Qui l’emportera ?
Les deux candidats Cheikh Bamba Dièye et le Professeur Ibrahima Fall viennent un peu tard de dire leur souhait de remettre en cause le calendrier républicain. Plus précisément, le candidat Fall a lancé un appel aux acteurs politiques nationaux, du pouvoir, de l’opposition et de la société civile à se réunir autour d’une table pour discuter de la situation. Le dialogue serait, de son point de vue, la meilleure solution pour conjurer les périls qui menacent le pays.
Cet appel ne ressemble pas au ministre de Diouf que les Sénégalais ont apprécié, surmontant quelques avanies à l’Enseignement supérieur et marquant de l’empreinte de la diplomatie sénégalaise le monde, agité à cette période par les convulsions des ultimes conflits de la guerre froide. Car le communiqué de la coalition qui le porte ne fait aucune concession à la réalité d’une candidature subie, depuis le début de la campagne, du président sortant.
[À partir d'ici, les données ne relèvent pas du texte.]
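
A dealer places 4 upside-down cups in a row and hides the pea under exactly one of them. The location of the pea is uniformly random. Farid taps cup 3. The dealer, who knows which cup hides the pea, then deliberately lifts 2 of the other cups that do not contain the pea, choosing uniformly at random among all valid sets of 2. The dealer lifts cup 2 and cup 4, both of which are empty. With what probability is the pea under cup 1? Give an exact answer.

3/4

Consider each possible location of the pea in turn.
If it is under cup 1 (prior 1/4): the dealer has no choice, probability 1; weight (1/4)·1 = 1/4.
If it is under either of cups 2 and 4 (prior 1/4 each): that cup was opened and seen not to hold the prize — ruled out; weight (1/4)·0 = 0 each.
If it is under cup 3 (prior 1/4): the dealer has 3 equally likely choices, so probability 1/3; weight (1/4)·(1/3) = 1/12.
The weights sum to 1/3.
So P(the pea under cup 1 | the dealer opened cup 2 and cup 4) = (1/4) / (1/3) = 3/4.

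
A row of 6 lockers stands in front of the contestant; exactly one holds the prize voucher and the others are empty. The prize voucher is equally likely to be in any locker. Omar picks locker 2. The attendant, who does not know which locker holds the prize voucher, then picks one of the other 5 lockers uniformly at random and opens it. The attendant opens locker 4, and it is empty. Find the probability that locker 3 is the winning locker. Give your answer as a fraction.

Apply Bayes' rule, conditioning on where the prize voucher actually is.
If it is in any of lockers 1, 2, 3, 5, and 6 (prior 1/6 each): the attendant picks locker 4 with probability 1/5 regardless, and it is not the prize; weight (1/6)·(1/5) = 1/30 each.
If it is in locker 4 (prior 1/6): the attendant opened locker 4, so this case is ruled out; weight (1/6)·0 = 0.
The weights sum to 1/6.
So P(the prize voucher in locker 3 | the attendant opened locker 4) = (1/30) / (1/6) = 1/5.

1/5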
Plus encore que le reste de l’opposition politique, le très conventionnel fonctionnaire international semble déterminé à en découdre avec le candidat au pouvoir pour l’amener à retirer sa candidature. Alors que l’ambiguïté entretenue par les candidats supposés plus crédibles au plan électoral le classe dans le camp des extrémistes qui misent plus sur le rapport des forces sur le terrain de la confrontation entre les manifestants et les forces de l’ordre que sur la bonne volonté des protagonistes.
La configuration du M23 ne permettant pas d’établir de manière définitive les responsabilités dans les violences des derniers jours de la campagne électorale ni de pronostiquer une stratégie planifiée pour empêcher la tenue des élections. Les pertes en vies humaines conséquentes de cette situation quasi insurrectionnelle alimentent la propagande de l’opposition dont le conscient collectif semble être habité par le souhait d’un appui décisif de la communauté internationale à leur cause.
Aucune des factions qui composent le M23 ne revendique cependant l’exploit des manifestants de ces derniers jours qui ont bouleversé les limites tactiques de cette alliance hétéroclite de politiciens issus de diverses coalitions de partis ou de ladite société civile sans compter certaines personnalités dites ''indépendantes''. Le mode d’adhésion au M23, souple à souhait, permet de tirer un profit politique de la pugnacité dont ont fait montre les manifestants, tout en se démarquant des conséquences judiciaires que pourraient entraîner leurs excès constatés.
A trois jours de la clôture de la campagne, la question de savoir qui l’emportera se pose en deux termes : qui l’emportera entre ceux des candidats qui, plus nombreux, veulent des élections quels que soient les cas de figure et les jusqu’au-boutistes rassemblés autour des candidats Ibrahima fall et Cheikh Bamba Dièye qui n’en veulent en aucun cas ? Plusieurs secteurs de mécontents peuvent leur apporter le report de l’élection en installant l’insécurité et en bloquant le processus électoral.
Mais cette stratégie peut être mise en échec par le fait que le régime n’a pas réellement entamé sa capacité de riposte, n’ayant jusqu’ici utilisé que les forces de police et accessoirement de la gendarmerie dans les secteurs qui sont sous son contrôle. Au surplus, l’obstruction du vote des citoyens par des secteurs de l’opposition sous les yeux des observateurs de la communauté internationale pourrait les discréditer et asseoir définitivement leur fait minoritaire.
Si le pouvoir tient bon et réussit sa mission d’organiser des élections même partiellement troublées, la question de savoir qui l’emportera pourrait être tranchée de manière démocratique entre les candidats au regard des tendances que les urnes auront révélées. Une victoire au premier tour, leitmotiv du parti au pouvoir, du candidat sortant posera effectivement problème compte tenu du poids supposé de ses principaux concurrents. L’essentiel reste que Me Wade gagne ou perde par les urnes plutôt que de sortir de l’Histoire par la petite porte, sous les huées.
En tout état de cause, la comptabilité effective des voix des électeurs et la présence physique dans tous les bureaux de vote des représentants de l’opposition est un facteur non négligeable pour la sincérité et la transparence des élections et la fiabilité de ses résultats. Le fait que l’opposition ait anticipé la contestation de la transparence des élections sans apporter des preuves tangibles pourrait lui être opposable. Encore que le nombre de ses candidats emmènerait à se demander parmi lequel d’entre eux le régime a volé sa victoire.